È tutta questione di…
stile di vita.
La ricerca più importante sulla realtà attuale e prevista di questa malattia risale al 2013 grazie allo studio di un gruppo di ricercatori australiani del Qeensland e pubblicato sulla rivista scientifica
PLOS Medicine.
Secondo questo studio, il
Medio Oriente e il
Nord Africa sono le zone del mondo in cui vi sono i più alti tassi di depressione, e in generale questa malattia è la seconda disabilità più diffusa al mondo, visto che affligge circa il 4% della popolazione. E le previsioni per l’Europa non sono ottimiste, perché nel 2030 sarà la patologia più diffusa nel Vecchio Mondo, con delle conseguenze davvero significative se non cominciamo a correre ai ripari.
Ma come possiamo contrastare questa vera e propria emergenza
mondiale, più diffusa fra le donne che fra i maschi e che arriva ad invalidare la vita quotidiana di molte persone, le loro relative famiglie per non parlare dei costi che tale patologia rappresenta per tutti i sistemi sanitari nazionali?

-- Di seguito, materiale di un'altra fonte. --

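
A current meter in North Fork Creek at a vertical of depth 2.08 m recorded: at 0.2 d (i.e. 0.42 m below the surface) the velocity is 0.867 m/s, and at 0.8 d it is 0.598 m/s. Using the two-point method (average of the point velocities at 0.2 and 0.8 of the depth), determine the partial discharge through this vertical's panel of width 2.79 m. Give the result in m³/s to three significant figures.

4.25 m³/s

v̄ = (0.867 + 0.598) / 2 = 0.7325 m/s
q = v̄ × d × w = 0.7325 × 2.08 × 2.79 = 4.251 m³/s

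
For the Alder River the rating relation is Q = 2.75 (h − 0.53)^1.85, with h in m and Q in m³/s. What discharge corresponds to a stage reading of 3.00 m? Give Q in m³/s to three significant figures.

Q = 2.75 × (3.00 − 0.53)^1.85 = 2.75 × 2.47^1.85 = 14.65 m³/s

14.6 m³/s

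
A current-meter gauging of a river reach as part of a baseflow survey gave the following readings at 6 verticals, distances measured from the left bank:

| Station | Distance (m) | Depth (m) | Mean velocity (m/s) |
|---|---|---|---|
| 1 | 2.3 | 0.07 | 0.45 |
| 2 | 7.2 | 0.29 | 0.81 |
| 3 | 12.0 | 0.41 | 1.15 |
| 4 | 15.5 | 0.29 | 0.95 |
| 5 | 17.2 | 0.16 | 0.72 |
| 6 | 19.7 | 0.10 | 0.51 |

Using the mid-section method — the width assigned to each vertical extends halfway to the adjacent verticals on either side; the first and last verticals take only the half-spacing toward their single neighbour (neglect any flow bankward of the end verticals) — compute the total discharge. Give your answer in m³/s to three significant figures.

w_1 = (7.2 − 2.3)/2 = 2.45 m; q_1 = 0.45 × 0.07 × 2.45 = 0.07718 m³/s
w_2 = (12.0 − 2.3)/2 = 4.85 m; q_2 = 0.81 × 0.29 × 4.85 = 1.139 m³/s
w_3 = (15.5 − 7.2)/2 = 4.15 m; q_3 = 1.15 × 0.41 × 4.15 = 1.957 m³/s
w_4 = (17.2 − 12.0)/2 = 2.6 m; q_4 = 0.95 × 0.29 × 2.6 = 0.7163 m³/s
w_5 = (19.7 − 15.5)/2 = 2.1 m; q_5 = 0.72 × 0.16 × 2.1 = 0.2419 m³/s
w_6 = (19.7 − 17.2)/2 = 1.25 m; q_6 = 0.51 × 0.10 × 1.25 = 0.06375 m³/s
Q = Σ qᵢ = 4.195 m³/s

4.20 m³/s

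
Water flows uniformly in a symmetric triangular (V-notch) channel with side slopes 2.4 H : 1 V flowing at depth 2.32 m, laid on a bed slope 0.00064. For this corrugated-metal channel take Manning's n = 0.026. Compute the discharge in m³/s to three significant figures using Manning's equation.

A = z·y² = 2.4×2.32² = 12.92 m²
P = 2y√(1+z²) = 2×2.32×√(1+2.4²) = 12.06 m
R = A/P = 12.92/12.06 = 1.071 m
Q = (1/n)·A·R^(2/3)·S^(1/2) = (1/0.026) × 12.92 × 1.071^(2/3) × 0.00064^(1/2) = 13.16 m³/s

13.2 m³/s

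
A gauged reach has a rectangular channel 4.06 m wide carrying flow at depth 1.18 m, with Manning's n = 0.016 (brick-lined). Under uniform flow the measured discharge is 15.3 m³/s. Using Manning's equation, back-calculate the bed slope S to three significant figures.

A = b·y = 4.06 × 1.18 = 4.791 m²
P = b + 2y = 4.06 + 2×1.18 = 6.420 m
R = A/P = 4.791/6.420 = 0.7462 m
S = (Q·n / (1·A·R^(2/3)))² = (15.3×0.016 / (1×4.791×0.8227))² = 0.003858

0.00386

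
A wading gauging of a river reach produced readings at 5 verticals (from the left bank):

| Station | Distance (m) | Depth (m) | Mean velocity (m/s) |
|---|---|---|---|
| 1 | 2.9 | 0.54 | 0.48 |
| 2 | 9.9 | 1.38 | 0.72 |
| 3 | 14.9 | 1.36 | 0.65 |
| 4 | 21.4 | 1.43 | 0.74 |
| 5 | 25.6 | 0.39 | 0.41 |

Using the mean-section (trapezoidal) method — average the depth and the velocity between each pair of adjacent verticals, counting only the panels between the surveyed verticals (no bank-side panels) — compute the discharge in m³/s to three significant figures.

Panel 1-2: Δb = 7 m, d̄ = (0.54+1.38)/2 = 0.96, v̄ = (0.48+0.72)/2 = 0.6 → q = 7×0.96×0.6 = 4.032 m³/s
Panel 2-3: Δb = 5 m, d̄ = (1.38+1.36)/2 = 1.37, v̄ = (0.72+0.65)/2 = 0.685 → q = 5×1.37×0.685 = 4.692 m³/s
Panel 3-4: Δb = 6.5 m, d̄ = (1.36+1.43)/2 = 1.395, v̄ = (0.65+0.74)/2 = 0.695 → q = 6.5×1.395×0.695 = 6.302 m³/s
Panel 4-5: Δb = 4.2 m, d̄ = (1.43+0.39)/2 = 0.91, v̄ = (0.74+0.41)/2 = 0.575 → q = 4.2×0.91×0.575 = 2.198 m³/s
Q = Σ q = 17.22 m³/s

17.2 m³/s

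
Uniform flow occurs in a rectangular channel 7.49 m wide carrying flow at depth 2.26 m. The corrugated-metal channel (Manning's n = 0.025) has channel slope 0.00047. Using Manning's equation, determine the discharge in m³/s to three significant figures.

A = b·y = 7.49 × 2.26 = 16.93 m²
P = b + 2y = 7.49 + 2×2.26 = 12.01 m
R = A/P = 16.93/12.01 = 1.409 m
Q = (1/n)·A·R^(2/3)·S^(1/2) = (1/0.025) × 16.93 × 1.409^(2/3) × 0.00047^(1/2) = 18.45 m³/s

18.5 m³/s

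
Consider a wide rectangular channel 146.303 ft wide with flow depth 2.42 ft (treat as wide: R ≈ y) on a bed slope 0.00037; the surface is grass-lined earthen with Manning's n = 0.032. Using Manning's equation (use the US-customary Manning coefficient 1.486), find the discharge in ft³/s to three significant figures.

570 ft³/s

A = b·y = 146.303 × 2.42 = 354.1 ft²
Wide channel: R ≈ y = 2.42 ft
Q = (1.486/n)·A·R^(2/3)·S^(1/2) = (1.486/0.032) × 354.1 × 2.420^(2/3) × 0.00037^(1/2) = 570.1 ft³/s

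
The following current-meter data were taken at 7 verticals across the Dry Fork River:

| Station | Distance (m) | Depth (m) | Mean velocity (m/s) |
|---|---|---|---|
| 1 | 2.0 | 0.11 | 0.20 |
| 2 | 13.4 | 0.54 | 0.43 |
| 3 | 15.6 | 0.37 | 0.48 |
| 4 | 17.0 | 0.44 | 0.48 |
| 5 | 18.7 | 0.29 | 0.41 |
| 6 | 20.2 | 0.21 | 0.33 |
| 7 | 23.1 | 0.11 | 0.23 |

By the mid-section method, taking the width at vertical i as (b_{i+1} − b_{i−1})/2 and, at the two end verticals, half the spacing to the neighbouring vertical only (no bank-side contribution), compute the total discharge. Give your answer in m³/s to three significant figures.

2.73 m³/s

w_1 = (13.4 − 2.0)/2 = 5.7 m; q_1 = 0.20 × 0.11 × 5.7 = 0.1254 m³/s
w_2 = (15.6 − 2.0)/2 = 6.8 m; q_2 = 0.43 × 0.54 × 6.8 = 1.579 m³/s
w_3 = (17.0 − 13.4)/2 = 1.8 m; q_3 = 0.48 × 0.37 × 1.8 = 0.3197 m³/s
w_4 = (18.7 − 15.6)/2 = 1.55 m; q_4 = 0.48 × 0.44 × 1.55 = 0.3274 m³/s
w_5 = (20.2 − 17.0)/2 = 1.6 m; q_5 = 0.41 × 0.29 × 1.6 = 0.1902 m³/s
w_6 = (23.1 − 18.7)/2 = 2.2 m; q_6 = 0.33 × 0.21 × 2.2 = 0.1525 m³/s
w_7 = (23.1 − 20.2)/2 = 1.45 m; q_7 = 0.23 × 0.11 × 1.45 = 0.03669 m³/s
Q = Σ qᵢ = 2.731 m³/s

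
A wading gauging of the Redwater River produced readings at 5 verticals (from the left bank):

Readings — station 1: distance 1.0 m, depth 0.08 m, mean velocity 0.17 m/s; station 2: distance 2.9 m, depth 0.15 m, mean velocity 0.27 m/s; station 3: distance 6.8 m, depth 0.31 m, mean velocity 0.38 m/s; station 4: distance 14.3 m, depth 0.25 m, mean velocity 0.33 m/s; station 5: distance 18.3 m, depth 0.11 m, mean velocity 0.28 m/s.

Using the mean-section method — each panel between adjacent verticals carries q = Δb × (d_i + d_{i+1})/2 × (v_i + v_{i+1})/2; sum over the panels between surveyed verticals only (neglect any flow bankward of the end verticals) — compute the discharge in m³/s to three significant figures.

1.30 m³/s

Panel 1-2: Δb = 1.9 m, d̄ = (0.08+0.15)/2 = 0.115, v̄ = (0.17+0.27)/2 = 0.22 → q = 1.9×0.115×0.22 = 0.04807 m³/s
Panel 2-3: Δb = 3.9 m, d̄ = (0.15+0.31)/2 = 0.23, v̄ = (0.27+0.38)/2 = 0.325 → q = 3.9×0.23×0.325 = 0.2915 m³/s
Panel 3-4: Δb = 7.5 m, d̄ = (0.31+0.25)/2 = 0.28, v̄ = (0.38+0.33)/2 = 0.355 → q = 7.5×0.28×0.355 = 0.7455 m³/s
Panel 4-5: Δb = 4 m, d̄ = (0.25+0.11)/2 = 0.18, v̄ = (0.33+0.28)/2 = 0.305 → q = 4×0.18×0.305 = 0.2196 m³/s
Q = Σ q = 1.305 m³/s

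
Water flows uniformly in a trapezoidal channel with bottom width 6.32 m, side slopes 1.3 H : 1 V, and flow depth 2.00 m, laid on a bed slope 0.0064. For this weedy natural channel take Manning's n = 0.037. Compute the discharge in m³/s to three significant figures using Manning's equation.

47.9 m³/s

A = (b + z·y)·y = (6.32 + 1.3×2.00)×2.00 = 17.84 m²
P = b + 2y√(1+z²) = 6.32 + 2×2.00×√(1+1.3²) = 12.88 m
R = A/P = 17.84/12.88 = 1.385 m
Q = (1/n)·A·R^(2/3)·S^(1/2) = (1/0.037) × 17.84 × 1.385^(2/3) × 0.0064^(1/2) = 47.93 m³/s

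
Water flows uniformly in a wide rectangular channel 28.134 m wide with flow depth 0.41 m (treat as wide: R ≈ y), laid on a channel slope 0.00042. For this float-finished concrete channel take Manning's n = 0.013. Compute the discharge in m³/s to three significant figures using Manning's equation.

A = b·y = 28.134 × 0.41 = 11.53 m²
Wide channel: R ≈ y = 0.41 m
Q = (1/n)·A·R^(2/3)·S^(1/2) = (1/0.013) × 11.53 × 0.4100^(2/3) × 0.00042^(1/2) = 10.04 m³/s

10.0 m³/s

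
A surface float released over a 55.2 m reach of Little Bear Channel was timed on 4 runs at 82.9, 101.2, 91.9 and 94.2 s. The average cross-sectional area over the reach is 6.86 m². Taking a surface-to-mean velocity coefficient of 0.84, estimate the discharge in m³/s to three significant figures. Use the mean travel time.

3.44 m³/s

t̄ = (82.9 + 101.2 + 91.9 + 94.2) / 4 = 92.55 s
v_surface = L / t̄ = 55.2 / 92.55 = 0.5964 m/s
v_mean = 0.84 × 0.5964 = 0.5010 m/s
Q = A × v_mean = 6.86 × 0.5010 = 3.437 m³/s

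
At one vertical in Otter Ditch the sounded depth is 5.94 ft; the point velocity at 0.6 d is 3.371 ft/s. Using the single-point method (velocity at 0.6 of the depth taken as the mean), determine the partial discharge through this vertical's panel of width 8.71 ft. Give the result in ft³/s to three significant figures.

174 ft³/s

v̄ = v₀.₆ = 3.371 ft/s
q = v̄ × d × w = 3.371 × 5.94 × 8.71 = 174.4 ft³/s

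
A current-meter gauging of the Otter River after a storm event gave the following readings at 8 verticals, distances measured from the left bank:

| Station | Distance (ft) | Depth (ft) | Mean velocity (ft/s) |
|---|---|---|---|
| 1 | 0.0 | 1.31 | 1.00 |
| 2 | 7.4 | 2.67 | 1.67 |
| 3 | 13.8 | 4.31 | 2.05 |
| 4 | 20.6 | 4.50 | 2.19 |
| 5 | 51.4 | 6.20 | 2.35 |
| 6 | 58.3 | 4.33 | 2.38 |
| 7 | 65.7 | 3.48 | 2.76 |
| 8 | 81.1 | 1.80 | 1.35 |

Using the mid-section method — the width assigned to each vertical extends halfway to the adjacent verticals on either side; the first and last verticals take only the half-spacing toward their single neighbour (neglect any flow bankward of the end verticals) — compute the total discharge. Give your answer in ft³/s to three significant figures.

756 ft³/s

w_1 = (7.4 − 0.0)/2 = 3.7 ft; q_1 = 1.00 × 1.31 × 3.7 = 4.847 ft³/s
w_2 = (13.8 − 0.0)/2 = 6.9 ft; q_2 = 1.67 × 2.67 × 6.9 = 30.77 ft³/s
w_3 = (20.6 − 7.4)/2 = 6.6 ft; q_3 = 2.05 × 4.31 × 6.6 = 58.31 ft³/s
w_4 = (51.4 − 13.8)/2 = 18.8 ft; q_4 = 2.19 × 4.50 × 18.8 = 185.3 ft³/s
w_5 = (58.3 − 20.6)/2 = 18.85 ft; q_5 = 2.35 × 6.20 × 18.85 = 274.6 ft³/s
w_6 = (65.7 − 51.4)/2 = 7.15 ft; q_6 = 2.38 × 4.33 × 7.15 = 73.68 ft³/s
w_7 = (81.1 − 58.3)/2 = 11.4 ft; q_7 = 2.76 × 3.48 × 11.4 = 109.5 ft³/s
w_8 = (81.1 − 65.7)/2 = 7.7 ft; q_8 = 1.35 × 1.80 × 7.7 = 18.71 ft³/s
Q = Σ qᵢ = 755.7 ft³/s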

Durante un interessante convegno che si è svolto a La Spezia, il 29 novembre scorso, organizzato dalla ASL n. 5 della
Liguria, in collaborazione con il Dipartimento di Salute Mentale e delle Dipendenze, è emerso chiaramente come un approccio esclusivamente farmacologico, seppure fondamentale ed indispensabile, a seconda dei casi, sia insufficiente.
Il nostro
cervello è decisamente l’organo più vincolante del nostro corpo, nel senso che coordina il funzionamento di tutti gli altri organi, nelle loro funzioni specifiche e nel determinare il funzionamento di tutto l’intero corpo. Per questo motivo, la relazione che esiste fra il nostro stile di vita e il nostro umore è talmente stretta che solo una attenta lettura di quest’ultimo può fornire i dati che ci permettono la formulazioni di una giusta diagnosi e quindi degli interventi terapeutici possibili. La relazione che esiste tra il nostro sistema immunitario, il benessere del cervello che ci fa sentire di “buon umore”, la nostra alimentazione, il movimento fisico e l’espressione artistica, è talmente stretta che è sufficiente intervenire su una di queste dimensioni esistenziali per aiutare la mente a programmarsi positivamente in tutte le espressioni della vita quotidiana.
Dunque, la
depressione può essere davvero curata con un intervento integrato che si rivolga a più sfere della vita delle persone che ne sono affette, mettendo in primo piano il ruolo della
relazione affettiva che ogni persona sviluppa con quello che fa, con i prodotti dei propri desideri e bisogni.
Un mondo che non permetta ai suoi
cittadini di esprimersi secondo relazioni affettive, che non garantisca la quotidianità del
fare e che non riporti l’utilizzo del
tempo a livelli di apprezzamento soggettivo, senza dare la sensazione di essere sempre in ritardo, è solo espressione criminale generalizzata del tutti contro tutti. Ma per amarci è necessario imparare ad amare tutto quello che è diverso da noi, specialmente quando questo
diverso, a ben vedere,
abita in noi da sempre.
Molto spesso abbiamo paura di noi stessi e
crediamo che siano gli altri a spaventarci.